Já nos finais de semana, era reduzido o serviço de 0800 às 1200. Nas subidas para Manaus, os quartos de serviço são obrigatórios.
A escala da V-Ships, segundo Cunha é de 60×60. Como ele não trocou de navio, revezou por 2 turmas. “No final agora eu voltei para a primeira turma que eu estava; foram duas turmas com muita afinidade.”
Incidentes
Cunha conta que, como praticante de máquinas, viveu três situações de incêndio a bordo, sendo o maior deles no MCP: “Foi algo inesperado; a gente ia para Belém, começou um barulho muito forte na praça de máquinas, saia fogo pelos sopradores auxiliares, pela turbina e o motor parou; gastamos apenas um extintor para combater, mas foi um momento de muita tensão.”
Aprendizado
Muitos afirmam que os navios mercantes são todos modernos; isso não é verídico
Para o maquinista, a experiência foi diferente do que imaginava, na EFOMM: “Muitas pessoas afirmavam que os navios de marinha mercante eram todos muito modernos; isso não é verídico”. Ele afirma que passou por momentos difíceis, que, inclusive, o fizeram querer desistir: “Eu fiz seis meses direto, então, foi [ainda mais] difícil”.
Apesar disso, o oficial ressaltou que houveram também muitos momentos positivos: “Consegui fazer uma outra família, no final; depois de todo esse sacrifício, vejo que foram testados muitos dos meus limites, até onde eu conseguiria chegar em questão de cansaço, de trabalho; eu vejo a minha passagem por essa embarcação como algo muito positivo, me fez ter um leque grande de aprendizagem.”
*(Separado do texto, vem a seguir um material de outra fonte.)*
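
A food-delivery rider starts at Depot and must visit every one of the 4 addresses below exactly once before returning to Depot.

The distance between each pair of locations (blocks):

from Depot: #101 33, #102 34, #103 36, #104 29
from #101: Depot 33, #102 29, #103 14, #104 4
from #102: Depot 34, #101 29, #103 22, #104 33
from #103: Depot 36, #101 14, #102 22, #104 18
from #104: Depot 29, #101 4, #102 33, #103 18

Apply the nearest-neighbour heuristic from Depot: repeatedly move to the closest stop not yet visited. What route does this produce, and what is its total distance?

Total distance 103 blocks via the nearest-neighbour route Depot → #104 → #101 → #103 → #102 → Depot.

At Depot the remaining stops are #104 29, #101 33, #102 34, #103 36; go to #104.
At #104 the remaining stops are #101 4, #103 18, #102 33; go to #101.
At #101 the remaining stops are #103 14, #102 29; go to #103.
At #103 the remaining stops are #102 22; go to #102.
Return #102→Depot: 34.
Total = 29 + 4 + 14 + 22 + 34 = 103.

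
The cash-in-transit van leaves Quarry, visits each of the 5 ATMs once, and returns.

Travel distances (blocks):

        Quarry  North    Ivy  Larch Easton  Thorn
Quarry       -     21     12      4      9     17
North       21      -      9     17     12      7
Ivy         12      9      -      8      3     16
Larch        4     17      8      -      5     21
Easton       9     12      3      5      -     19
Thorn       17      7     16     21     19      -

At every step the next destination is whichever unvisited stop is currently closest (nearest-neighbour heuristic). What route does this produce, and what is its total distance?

From Quarry: distances to unvisited — Larch=4, Easton=9, Ivy=12, Thorn=17, North=21. Nearest is Larch (4).
From Larch: distances to unvisited — Easton=5, Ivy=8, North=17, Thorn=21. Nearest is Easton (5).
From Easton: distances to unvisited — Ivy=3, North=12, Thorn=19. Nearest is Ivy (3).
From Ivy: distances to unvisited — North=9, Thorn=16. Nearest is North (9).
From North: distances to unvisited — Thorn=7. Nearest is Thorn (7).
Return Thorn→Quarry: 17.
Total = 4 + 5 + 3 + 9 + 7 + 17 = 45.

Total distance 45 blocks via the nearest-neighbour route Quarry → Larch → Easton → Ivy → North → Thorn → Quarry.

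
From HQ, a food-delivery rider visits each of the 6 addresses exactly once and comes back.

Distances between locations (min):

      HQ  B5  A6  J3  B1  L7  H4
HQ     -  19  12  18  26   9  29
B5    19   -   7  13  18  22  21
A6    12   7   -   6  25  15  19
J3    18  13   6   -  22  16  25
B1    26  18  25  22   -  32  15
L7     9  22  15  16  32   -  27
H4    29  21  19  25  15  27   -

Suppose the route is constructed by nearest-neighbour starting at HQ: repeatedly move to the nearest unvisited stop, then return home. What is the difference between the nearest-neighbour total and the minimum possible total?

From HQ: L7=9, A6=12, J3=18, B5=19, B1=26, H4=29 → choose L7 (9).
From L7: A6=15, J3=16, B5=22, H4=27, B1=32 → choose A6 (15).
From A6: J3=6, B5=7, H4=19, B1=25 → choose J3 (6).
From J3: B5=13, B1=22, H4=25 → choose B5 (13).
From B5: B1=18, H4=21 → choose B1 (18).
From B1: H4=15 → choose H4 (15).
NN route HQ → L7 → A6 → J3 → B5 → B1 → H4 → HQ costs 105.
Optimal: HQ → A6 → J3 → B5 → B1 → H4 → L7 → HQ costs 100 (by enumerating all 360 distinct tours).
Excess = 105 − 100 = 5.

5 min longer than the optimal tour.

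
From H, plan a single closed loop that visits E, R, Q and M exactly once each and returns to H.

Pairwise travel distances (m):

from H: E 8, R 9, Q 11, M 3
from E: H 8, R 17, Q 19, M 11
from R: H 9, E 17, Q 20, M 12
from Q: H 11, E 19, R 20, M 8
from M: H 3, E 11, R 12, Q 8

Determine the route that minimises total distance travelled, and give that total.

With 4 stops there are 4!/2 = 12 distinct round trips (a route and its reverse cost the same).
H → E → R → Q → M → H: 8+17+20+8+3 = 56
H → E → R → M → Q → H: 8+17+12+8+11 = 56
H → E → Q → R → M → H: 8+19+20+12+3 = 62
H → E → Q → M → R → H: 8+19+8+12+9 = 56
H → E → M → R → Q → H: 8+11+12+20+11 = 62
H → E → M → Q → R → H: 8+11+8+20+9 = 56
H → R → E → Q → M → H: 9+17+19+8+3 = 56
H → R → E → M → Q → H: 9+17+11+8+11 = 56
H → R → Q → E → M → H: 9+20+19+11+3 = 62
H → R → M → E → Q → H: 9+12+11+19+11 = 62
H → Q → E → R → M → H: 11+19+17+12+3 = 62
H → Q → R → E → M → H: 11+20+17+11+3 = 62
The minimum is 56.
One optimal route: H → E → R → Q → M → H (or its reverse).

Minimum total distance: 56 m.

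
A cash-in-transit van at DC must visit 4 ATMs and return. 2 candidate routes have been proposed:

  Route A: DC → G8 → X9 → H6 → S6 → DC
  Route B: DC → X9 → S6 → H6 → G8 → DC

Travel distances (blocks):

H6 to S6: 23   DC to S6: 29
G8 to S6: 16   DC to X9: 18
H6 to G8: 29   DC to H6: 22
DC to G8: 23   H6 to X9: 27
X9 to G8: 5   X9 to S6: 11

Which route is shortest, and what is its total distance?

104 blocks — Route B is the shortest.

Route A: 23 + 5 + 27 + 23 + 29 = 107
Route B: 18 + 11 + 23 + 29 + 23 = 104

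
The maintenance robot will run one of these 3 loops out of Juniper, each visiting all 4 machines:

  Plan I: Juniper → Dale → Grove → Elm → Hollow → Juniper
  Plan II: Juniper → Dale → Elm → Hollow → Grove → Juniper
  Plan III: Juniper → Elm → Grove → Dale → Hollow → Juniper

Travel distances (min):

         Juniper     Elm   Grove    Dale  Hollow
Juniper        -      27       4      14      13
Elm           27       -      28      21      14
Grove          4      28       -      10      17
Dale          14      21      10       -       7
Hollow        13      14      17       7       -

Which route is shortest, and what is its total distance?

70 min — Plan II is the shortest.

Plan I: 14 + 10 + 28 + 14 + 13 = 79
Plan II: 14 + 21 + 14 + 17 + 4 = 70
Plan III: 27 + 28 + 10 + 7 + 13 = 85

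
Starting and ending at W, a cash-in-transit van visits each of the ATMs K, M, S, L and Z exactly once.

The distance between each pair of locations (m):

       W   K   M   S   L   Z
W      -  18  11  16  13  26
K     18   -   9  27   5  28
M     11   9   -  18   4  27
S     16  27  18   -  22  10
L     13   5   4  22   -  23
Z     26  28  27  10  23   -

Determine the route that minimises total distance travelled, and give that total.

There are 60 distinct closed tours to check (reversals are equivalent).
W → K → M → S → L → Z → W: 18+9+18+22+23+26 = 116
W → K → M → S → Z → L → W: 18+9+18+10+23+13 = 91
W → K → M → L → S → Z → W: 18+9+4+22+10+26 = 89
W → K → M → L → Z → S → W: 18+9+4+23+10+16 = 80
W → K → M → Z → S → L → W: 18+9+27+10+22+13 = 99
W → K → M → Z → L → S → W: 18+9+27+23+22+16 = 115
W → K → S → M → L → Z → W: 18+27+18+4+23+26 = 116
W → K → S → M → Z → L → W: 18+27+18+27+23+13 = 126
W → K → S → L → M → Z → W: 18+27+22+4+27+26 = 124
W → K → S → L → Z → M → W: 18+27+22+23+27+11 = 128
W → K → S → Z → M → L → W: 18+27+10+27+4+13 = 99
W → K → S → Z → L → M → W: 18+27+10+23+4+11 = 93
W → K → L → M → S → Z → W: 18+5+4+18+10+26 = 81
W → K → L → M → Z → S → W: 18+5+4+27+10+16 = 80
… (46 more)
W → M → K → L → Z → S → W: 11+9+5+23+10+16 = 74  ← best
The minimum is 74.
One optimal route: W → M → K → L → Z → S → W (or its reverse).

74 m — the shortest possible round trip.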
O importante na praticagem é o aprendizado
Para terminar, Cunha relata que muito se alegrou, dia 23, ao desembarcar, porque percebeu o quanto havia aprendido. “Hoje eu consigo ser um oficial preparado; posso dizer que sou uma pessoa com mais garra”, declarou. Para ele, o importante, na praticagem é o aprendizado: “No final de tudo, o que basta é o aprendizado”.